Jeannine s'est plutôt fait prescrire de nouveaux examens, dont un pour le coeur. La veille de cet examen, une infirmière de l'hôpital de Gatineau téléphone à Mme Roy pour l'informer que son rendez-vous est annulé. La réquisition du médecin pour exécuter les tests est... introuvable.

Découragement, vous dites ?

« Ma mère, qui ne baisse jamais les bras, a dit : je laisse tomber, raconte Suzanne. Est-ce que je peux vous dire que l'idée de vieillir me fait énormément peur ? Si de nos jours, on traite les personnes âgées de cette façon, qu'est-ce que ce sera quand notre tour arrivera ? »

•••

Ce n'est pas normal qu'une dame de 84 ans ressorte de trois jours d'hospitalisation sans être rassurée davantage sur son état de santé.
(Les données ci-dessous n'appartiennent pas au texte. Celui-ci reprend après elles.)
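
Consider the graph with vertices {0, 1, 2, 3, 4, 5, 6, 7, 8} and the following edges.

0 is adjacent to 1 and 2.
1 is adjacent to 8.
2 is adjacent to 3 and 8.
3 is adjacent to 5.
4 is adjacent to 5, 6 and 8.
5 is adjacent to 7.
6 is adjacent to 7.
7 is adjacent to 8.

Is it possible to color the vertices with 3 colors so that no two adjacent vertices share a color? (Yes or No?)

Yes

The chromatic number is 3. The cycle 7-5-3-2-8-7 has odd length 5, so it cannot be 2-colored; at least 3 colors are needed.
3 colors suffice: color red → {0, 5, 6, 8}; color blue → {1, 2, 4, 7}; color green → {3}.
That is already a proper 3-coloring.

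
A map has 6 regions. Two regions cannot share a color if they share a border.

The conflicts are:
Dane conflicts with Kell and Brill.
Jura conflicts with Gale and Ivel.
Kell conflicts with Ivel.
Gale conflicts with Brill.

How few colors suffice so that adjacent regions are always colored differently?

2

Jura and Ivel conflict, so at least 2 colors are needed.
2 colors suffice: Dane=1, Jura=2, Kell=2, Gale=1, Ivel=1, Brill=2. Each listed conflict is separated.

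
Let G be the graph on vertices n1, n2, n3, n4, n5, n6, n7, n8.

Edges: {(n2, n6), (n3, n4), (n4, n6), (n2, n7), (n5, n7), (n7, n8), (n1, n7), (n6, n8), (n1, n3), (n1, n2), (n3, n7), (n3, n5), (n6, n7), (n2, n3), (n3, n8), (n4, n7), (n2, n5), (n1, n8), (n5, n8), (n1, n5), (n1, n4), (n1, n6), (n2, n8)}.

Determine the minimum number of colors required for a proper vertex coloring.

6

n1, n2, n3, n5, n7, n8 form a clique, so at least 6 colors are needed.
6 colors suffice: color 1 → {n1}; color 2 → {n7}; color 3 → {n3, n6}; color 4 → {n2, n4}; color 5 → {n8}; color 6 → {n5}. No two adjacent vertices share a color.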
Pas normal non plus qu'elle ait le goût de tout abandonner pour des niaiseries administratives comme la perte d'une réquisition.

D'accord, on n'est pas ici dans une histoire d'horreur à la De Sale Gauthier, mort dans des circonstances tragiques à l'urgence. L'histoire de Mme Roy, c'est le combat de milliers de gens ordinaires, pas juste des personnes âgées, pour obtenir des soins de santé décents en Outaouais.

Quand on n'y arrive pas, la tentation est forte d'aller du côté de l'Ontario. Alors qu'on devrait peut-être se plaindre davantage. À force de se contenter du minimum, les patients québécois oublient qu'ils ont le droit d'être bien soignés. Il y a même un commissaire local aux plaintes en Outaouais, Louis-Philippe Mayrand. « Il y a un impact direct à porter plainte. Si on n'en entend pas parler, on ne peut pas régler la chose », rappelait le commissaire Mayrand la semaine dernière.

Alors, plaignez-vous. Avant d'être trop découragé pour le faire.